Surgeon Simon Bramhall who branded patients' livers with his initials fined £10,000

  • Video report by ITV News Correspondent Ben Chapman

A surgeon who admitted burning his initial on to the livers of two transplant patients has been sentenced to a 12-month community order and fined £10,000.

Simon Bramhall admitted two charges of assault by beating at Birmingham Crown Court last month after prosecutors accepted his not guilty pleas to charges of assault occasioning actual bodily harm.

The consultant surgeon used an argon beam machine to "write" on the organs of two anaesthetised victims in February and August 2013 while working at Birmingham's Queen Elizabeth Hospital.

The Crown Prosecution Service (CPS) said Bramhall marked his initials on the patients' livers without their consent "for no clinical reason" using a medical instrument designed to seal bleeding blood vessels.

Judge Paul Farrer QC accepted Mr Bramhall had "profound regret" about what he did and was "genuinely remorseful".

But he noted that the "emotional impact on his victims had been extreme".

The court heard that a surgeon colleague was "taken aback" when he discovered the initials SB on the patient's liver when removing it after it failed.

He took a photo of it but did not initially report the incident, thinking it was a one-off.

In a victim impact statement, a patient who had her liver initialled by Mr Bramhall said she had suffered an "overwhelming feeling of violation" and believed her organ failed because of his actions.

She said that she has suffered nightmares and psychological damage and was "astonished" his actions were not reported by his colleagues.

Birmingham's Queen Elizabeth Hospital Trust reassured his patients that there was no impact on clinical outcomes.

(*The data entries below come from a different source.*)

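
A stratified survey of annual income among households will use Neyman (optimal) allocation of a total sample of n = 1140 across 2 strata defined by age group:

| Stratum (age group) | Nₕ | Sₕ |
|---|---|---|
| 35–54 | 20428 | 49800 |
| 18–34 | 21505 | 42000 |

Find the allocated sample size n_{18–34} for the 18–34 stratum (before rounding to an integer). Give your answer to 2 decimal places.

Neyman allocation: nₕ = n·NₕSₕ / Σⱼ NⱼSⱼ.
Σ NⱼSⱼ = 20428·49800 + 21505·42000 = 1.9205244 × 10^9.
n_{18–34} = 1140·21505·42000 / (1.9205244 × 10^9) = 536.13.

536.13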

Credit: PA

Judge Paul Farrer QC, who said Bramhall would also carry out 120 hours of unpaid work, told the defendant: "Both of the (transplant) operations were long and difficult. I accept that on both occasions you were tired and stressed and I accept that this may have affected your judgment. This was conduct born of professional arrogance of such magnitude that it strayed into criminal behaviour.

"What you did was an abuse of power and a betrayal of trust that these patients had invested in you.

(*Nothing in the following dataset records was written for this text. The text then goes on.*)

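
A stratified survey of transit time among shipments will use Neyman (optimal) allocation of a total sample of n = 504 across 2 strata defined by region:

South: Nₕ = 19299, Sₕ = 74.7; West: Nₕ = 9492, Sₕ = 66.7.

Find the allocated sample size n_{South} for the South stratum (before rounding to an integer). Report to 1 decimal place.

Neyman allocation: nₕ = n·NₕSₕ / Σⱼ NⱼSⱼ.
Σ NⱼSⱼ = 19299·74.7 + 9492·66.7 = 2.0747517 × 10^6.
n_{South} = 504·19299·74.7 / (2.0747517 × 10^6) = 350.2.

350.2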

"I accept that you didn't intend or foresee anything but the most trivial of harm would be caused."

Birmingham's Queen Elizabeth Hospital said in a statement: "The Trust is clear that Mr Bramhall made a mistake in the context of a complex clinical situation and this has been dealt with via the appropriate authorities, including the Trust as his then employer.

"We can reassure his patients that there was no impact whatsoever on the quality of his clinical outcomes."